Yeah a lone striata will more than likely hide all the time, and suffer permanent physcological damage... back before I was on any forums I got two of them. They didnt come out much. Then after 1 died I would rarely see the other. It would always hide, sometimes not being seen for several months at a time. More recently I've added 6 of them. They all are out and about a lot of the time, not necessarily schooling but very social with each other. The original one still hides. Sometimes I see him out with the others, but often when a fish swims by (even another striata) he freaks out and darts under his piece of driftwood. Not sure if he will ever recover. I would wager to say that most Botiine loaches would be like this. They should be in groups 5-6 or more. Striatas are pretty small though, and with your stocking list (if the Corys are smaller ones) I dont think 5 of them would be much a problem if your heavily planted with decent water turnover and a good wc schedule. The only downside of them is that they arent as common at the lfs's as clowns are (despite that clowns are not suited for 95% of the tanks out there).

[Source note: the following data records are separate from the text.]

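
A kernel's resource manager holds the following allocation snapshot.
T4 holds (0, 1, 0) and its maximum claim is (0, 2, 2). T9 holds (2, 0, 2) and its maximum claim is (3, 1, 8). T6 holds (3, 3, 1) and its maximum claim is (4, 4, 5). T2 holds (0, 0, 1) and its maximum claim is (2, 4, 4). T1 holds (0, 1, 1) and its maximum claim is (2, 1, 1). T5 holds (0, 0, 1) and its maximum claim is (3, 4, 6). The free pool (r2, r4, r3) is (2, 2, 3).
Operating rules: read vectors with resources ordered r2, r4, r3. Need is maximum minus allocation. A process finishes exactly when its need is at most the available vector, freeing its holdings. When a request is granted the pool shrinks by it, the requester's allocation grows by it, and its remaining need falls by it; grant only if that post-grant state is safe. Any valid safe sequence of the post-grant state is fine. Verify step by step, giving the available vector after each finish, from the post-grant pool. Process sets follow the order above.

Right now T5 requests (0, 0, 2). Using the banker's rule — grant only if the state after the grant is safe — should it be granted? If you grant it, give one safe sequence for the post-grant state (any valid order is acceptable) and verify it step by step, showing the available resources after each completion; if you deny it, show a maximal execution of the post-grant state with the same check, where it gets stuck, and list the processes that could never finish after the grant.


DENY: after the grant no complete ordering would exist.
Key observation: T1, T4 can finish, but then (2, 4, 2) is all there is, and the blocked group's r3 demands exceed it.
On the post-grant state, T1, T4 is a maximal run — nothing extends it. Verifying each step:
  pool = (2, 2, 1)
  run T1 (needs (2, 0, 0), free (2, 2, 1)); after release of (0, 1, 1) the pool is (2, 3, 2)
  run T4 (needs (0, 1, 2), free (2, 3, 2)); after release of (0, 1, 0) the pool is (2, 4, 2)
  blocked: T9 wants (1, 1, 6), pool (2, 4, 2) — not enough r3
  blocked: T6 wants (1, 1, 4), pool (2, 4, 2) — not enough r3
  blocked: T2 wants (2, 4, 3), pool (2, 4, 2) — not enough r3
  blocked: T5 wants (3, 4, 3), pool (2, 4, 2) — not enough r2 and r3
Processes that could never finish after the grant: T9, T6, T2 and T5.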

Here are a couple pics of my zebras:
  Click for bigger.


For veggies, if you intentions are to feed your fish most par boil them. Basically that just softens them up a little so the fish can eat them. If you trying to bait snails not sure if that would make any difference, I;ve not had to bait snails before personally.


----------



## mnsnowdaboy (Mar 7, 2006)

Do you guys know if loaches can eat Malaysian snails? They have such a hard shell that even pea puffer have a hard time with it. Just wondering?


----------



## crazy loaches (Sep 29, 2006)

Yeah they cleared my massively infested tank of MTS completely. But at that time I only had clowns and yoyos. Most loaches can suck the snail out of the shell, they dont necessarily bite through the shell like a puffer.


----------



## WaveSurfer (Oct 3, 2007)

Thanks for sharing your experiences. I will probably hold on to my urge to get the loach(es) for now.

Manually crushing the snails daily now.


----------



## aznkonner (Oct 18, 2007)

i think loaches work fine but i've noticed that snails will most likely never go away. if u can spend a whole day getting rid of as many as you can right now. once they get stuck in ur filter they'll breed like crazy. i have a 65 gallon with lots of loaches and they do a great job keeping the snail population down. you don't see any snails except for the ones in the filter. but of course clowns do get big but they grow slow. smaller species with lots of crushing would work hopefully. and as far as them dying if there's just one it doens't happen. i had one for over a year and it was fine. added in 5 more and it does fine still. it's the leader of the pack.


----------